Quels sont vos objectifs futurs ?
Aujourd’hui, Dieu merci, je suis déjà bien structuré en Europe. Désormais, mon objectif est l’Afrique. Je veux m’investir dans l’entertainment au sein de nos pays, où les besoins et attentes sont énormes ! Je veux m’investir pour les miens et ce ne sont pas des paroles en l’air. J’aurais pu aller en Côte d’Ivoire ou au Nigéria, mais j’ai décidé de commencer par chez moi, là où j’ai grandi, à savoir le Cameroun.
Contrairement aux artistes congolais, on a souvent l’impression que les artistes camerounais manquent de rayonnement, en dehors de leurs frontières. S’agira-t-il de votre combat prioritaire ?
Attention à ne pas tomber dans le piège. Qui sont les artistes congolais qui s’exportent mondialement ? Ce sont ceux qui viennent d’Europe. De Damso à Gims, de Tiakola à Niska. Alors, évidemment, il y a Fally Ipupa. C’est le numéro un, sans contestation possible. Mais hormis Fally Ipupa, quels sont les artistes congolais, vivant au Congo, qui s’exportent réellement ? Et pourquoi Fally est-il le boss ? Parce qu’il est le « fils » de Koffi, le boss de la génération précédente. Fally a mangé la danse, il a mangé la scène, il a mangé des cailloux. Il a évolué auprès des anciens, des plus grands et a été un bosseur acharné. Il a eu un cheminement qui fait qu’aujourd’hui il est là où il devait être. C’est quelqu’un qui a souffert pour sa passion. Même chose pour Innoss’B qui charbonne dans l’univers de la musique depuis l’âge de 12 ans. C’est gens-là ont construit des fondations solides, mais ils ne sont pas nombreux.

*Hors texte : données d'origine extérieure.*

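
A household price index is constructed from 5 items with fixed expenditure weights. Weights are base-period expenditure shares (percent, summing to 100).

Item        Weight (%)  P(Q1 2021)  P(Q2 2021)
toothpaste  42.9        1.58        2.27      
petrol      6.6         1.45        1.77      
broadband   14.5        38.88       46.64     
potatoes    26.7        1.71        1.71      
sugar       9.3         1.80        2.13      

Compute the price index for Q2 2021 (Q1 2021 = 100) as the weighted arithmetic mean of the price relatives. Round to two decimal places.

toothpaste: 42.9 × (2.27/1.58) = 42.9 × 1.436709 = 61.6348
petrol: 6.6 × (1.77/1.45) = 6.6 × 1.220690 = 8.0566
broadband: 14.5 × (46.64/38.88) = 14.5 × 1.199588 = 17.3940
potatoes: 26.7 × (1.71/1.71) = 26.7 × 1.000000 = 26.7000
sugar: 9.3 × (2.13/1.80) = 9.3 × 1.183333 = 11.0050
Index = Σ wᵢ·(p₁ᵢ/p₀ᵢ) = 61.6348 + 8.0566 + 17.3940 + 26.7000 + 11.0050 = 124.7904

124.79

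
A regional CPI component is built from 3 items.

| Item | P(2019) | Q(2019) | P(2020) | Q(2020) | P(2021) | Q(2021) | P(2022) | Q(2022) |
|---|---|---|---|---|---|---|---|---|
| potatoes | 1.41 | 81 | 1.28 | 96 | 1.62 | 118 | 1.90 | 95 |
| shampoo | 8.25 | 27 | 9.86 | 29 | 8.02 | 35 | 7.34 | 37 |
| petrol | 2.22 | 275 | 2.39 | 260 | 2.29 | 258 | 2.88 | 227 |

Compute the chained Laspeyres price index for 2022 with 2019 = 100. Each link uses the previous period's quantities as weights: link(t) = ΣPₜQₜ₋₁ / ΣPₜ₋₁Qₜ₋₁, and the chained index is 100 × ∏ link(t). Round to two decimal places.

119.22

Link 2019→2020:
ΣP(2020)Q(2019) = 1.28×81 + 9.86×27 + 2.39×275 = 103.68 + 266.22 + 657.25 = 1027.15
ΣP(2019)Q(2019) = 1.41×81 + 8.25×27 + 2.22×275 = 114.21 + 222.75 + 610.5 = 947.46
link = 1027.15/947.46 = 1.084109
Link 2020→2021:
ΣP(2021)Q(2020) = 1.62×96 + 8.02×29 + 2.29×260 = 155.52 + 232.58 + 595.4 = 983.5
ΣP(2020)Q(2020) = 1.28×96 + 9.86×29 + 2.39×260 = 122.88 + 285.94 + 621.4 = 1030.22
link = 983.5/1030.22 = 0.954650
Link 2021→2022:
ΣP(2022)Q(2021) = 1.90×118 + 7.34×35 + 2.88×258 = 224.2 + 256.9 + 743.04 = 1224.14
ΣP(2021)Q(2021) = 1.62×118 + 8.02×35 + 2.29×258 = 191.16 + 280.7 + 590.82 = 1062.68
link = 1224.14/1062.68 = 1.151937
Chained index = 100 × 1.084109 × 0.954650 × 1.151937 = 119.2191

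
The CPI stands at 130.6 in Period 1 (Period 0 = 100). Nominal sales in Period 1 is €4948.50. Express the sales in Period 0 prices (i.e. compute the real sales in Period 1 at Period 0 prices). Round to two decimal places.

3789.05

Real = Nominal ÷ (Index/100) = 4948.50 ÷ (130.6/100)
     = 4948.50 ÷ 1.306 = 3789.0505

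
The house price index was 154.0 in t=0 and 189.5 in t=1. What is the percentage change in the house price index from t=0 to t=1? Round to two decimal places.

Change = (189.5 − 154.0) / 154.0 × 100
       = 35.5 / 154.0 × 100 = 23.0519%

23.05%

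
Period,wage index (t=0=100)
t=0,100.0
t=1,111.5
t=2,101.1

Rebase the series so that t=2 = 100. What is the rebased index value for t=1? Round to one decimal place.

Rebased(t=1) = 111.5 / 101.1 × 100 = 110.2868

110.3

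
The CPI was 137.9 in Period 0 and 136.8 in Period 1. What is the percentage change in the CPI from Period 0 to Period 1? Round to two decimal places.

Change = (136.8 − 137.9) / 137.9 × 100
       = -1.1 / 137.9 × 100 = -0.7977%

-0.80%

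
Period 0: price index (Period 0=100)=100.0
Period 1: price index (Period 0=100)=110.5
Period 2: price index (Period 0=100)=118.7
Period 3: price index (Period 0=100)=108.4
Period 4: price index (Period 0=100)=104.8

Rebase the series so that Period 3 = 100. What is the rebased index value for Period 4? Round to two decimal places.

96.68

Rebased(Period 4) = 104.8 / 108.4 × 100 = 96.6790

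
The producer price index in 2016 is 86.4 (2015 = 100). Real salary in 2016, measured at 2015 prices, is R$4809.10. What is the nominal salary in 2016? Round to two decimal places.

Nominal = Real × (Index/100) = 4809.10 × (86.4/100)
        = 4809.10 × 0.864 = 4155.0624

4155.06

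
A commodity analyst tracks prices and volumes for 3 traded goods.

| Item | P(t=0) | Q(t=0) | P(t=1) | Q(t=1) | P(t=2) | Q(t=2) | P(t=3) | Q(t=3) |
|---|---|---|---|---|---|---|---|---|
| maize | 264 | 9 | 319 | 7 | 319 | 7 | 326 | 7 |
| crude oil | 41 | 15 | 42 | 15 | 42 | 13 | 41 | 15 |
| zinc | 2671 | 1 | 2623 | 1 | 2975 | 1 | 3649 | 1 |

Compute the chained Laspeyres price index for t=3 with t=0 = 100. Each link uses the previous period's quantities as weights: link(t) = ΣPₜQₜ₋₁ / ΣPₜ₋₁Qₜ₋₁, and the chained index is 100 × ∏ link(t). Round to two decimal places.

Link t=0→t=1:
ΣP(t=1)Q(t=0) = 319×9 + 42×15 + 2623×1 = 2871 + 630 + 2623 = 6124
ΣP(t=0)Q(t=0) = 264×9 + 41×15 + 2671×1 = 2376 + 615 + 2671 = 5662
link = 6124/5662 = 1.081597
Link t=1→t=2:
ΣP(t=2)Q(t=1) = 319×7 + 42×15 + 2975×1 = 2233 + 630 + 2975 = 5838
ΣP(t=1)Q(t=1) = 319×7 + 42×15 + 2623×1 = 2233 + 630 + 2623 = 5486
link = 5838/5486 = 1.064163
Link t=2→t=3:
ΣP(t=3)Q(t=2) = 326×7 + 41×13 + 3649×1 = 2282 + 533 + 3649 = 6464
ΣP(t=2)Q(t=2) = 319×7 + 42×13 + 2975×1 = 2233 + 546 + 2975 = 5754
link = 6464/5754 = 1.123392
Chained index = 100 × 1.081597 × 1.064163 × 1.123392 = 129.3020

129.30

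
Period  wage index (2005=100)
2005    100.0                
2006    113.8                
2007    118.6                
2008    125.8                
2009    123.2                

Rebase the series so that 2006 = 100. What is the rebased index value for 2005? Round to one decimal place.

87.9

Rebased(2005) = 100.0 / 113.8 × 100 = 87.8735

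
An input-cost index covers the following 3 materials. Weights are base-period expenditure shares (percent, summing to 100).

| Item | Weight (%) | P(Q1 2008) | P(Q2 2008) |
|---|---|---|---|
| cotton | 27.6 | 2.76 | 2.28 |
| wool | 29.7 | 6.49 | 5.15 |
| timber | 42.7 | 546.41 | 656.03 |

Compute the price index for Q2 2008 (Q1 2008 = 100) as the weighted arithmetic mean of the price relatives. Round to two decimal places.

cotton: 27.6 × (2.28/2.76) = 27.6 × 0.826087 = 22.8000
wool: 29.7 × (5.15/6.49) = 29.7 × 0.793529 = 23.5678
timber: 42.7 × (656.03/546.41) = 42.7 × 1.200619 = 51.2664
Index = Σ wᵢ·(p₁ᵢ/p₀ᵢ) = 22.8000 + 23.5678 + 51.2664 = 97.6342

97.63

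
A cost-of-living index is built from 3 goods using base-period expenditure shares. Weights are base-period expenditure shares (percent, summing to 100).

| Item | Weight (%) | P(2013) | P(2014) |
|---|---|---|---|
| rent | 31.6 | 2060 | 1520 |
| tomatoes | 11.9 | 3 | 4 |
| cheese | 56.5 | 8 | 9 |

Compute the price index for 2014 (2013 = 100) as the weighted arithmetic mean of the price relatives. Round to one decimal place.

rent: 31.6 × (1520/2060) = 31.6 × 0.737864 = 23.3165
tomatoes: 11.9 × (4/3) = 11.9 × 1.333333 = 15.8667
cheese: 56.5 × (9/8) = 56.5 × 1.125000 = 63.5625
Index = Σ wᵢ·(p₁ᵢ/p₀ᵢ) = 23.3165 + 15.8667 + 63.5625 = 102.7457

102.7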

Pour en revenir au Cameroun, le talent est présent mais il n’y a pas de réelles structures d’accompagnement. Il manque des managers, des producteurs, des experts en marketing, des vrais connaisseurs, pas ceux qui s’improvisent une vie de producteur du jour au lendemain. Vous rendez-vous compte que, au Cameroun, il n’y a aucun studio d’enregistrement aux standards internationaux ? Tu es obligé d’aller chez quelqu’un pour enregistrer ton titre. Et qu’en est-il des salles de concert ? C’est pour toutes ces raisons que j’ai décidé de miser sur mon pays car il y a tant de choses à faire !
Vous êtes un enfant du Cameroun, que l’on surnomme le “Continent”. Cela représente quoi ?
Le Cameroun, c’est la base, c’est ma force. Je me suis retrouvé dans des endroits avec des multimillionnaires, voire milliardaires, alors faire des allers-retours fréquents au pays me permet de garder les pieds sur terre. Quand je suis au Cameroun, je suis avec mes gars au quartier, je mange mes beignets-haricots au bord de la route. Et, en me voyant, tu ne pourras jamais imaginer ce que je fais dans la vie et l’ampleur de mon business.
Si je vous dis le mot « Roots », cela évoque quoi ?
Je pense à un arbre, aux fondations. Il est primordial de chérir ses racines, de garder sa famille proche de soi, c’est ce qui m’importe le plus.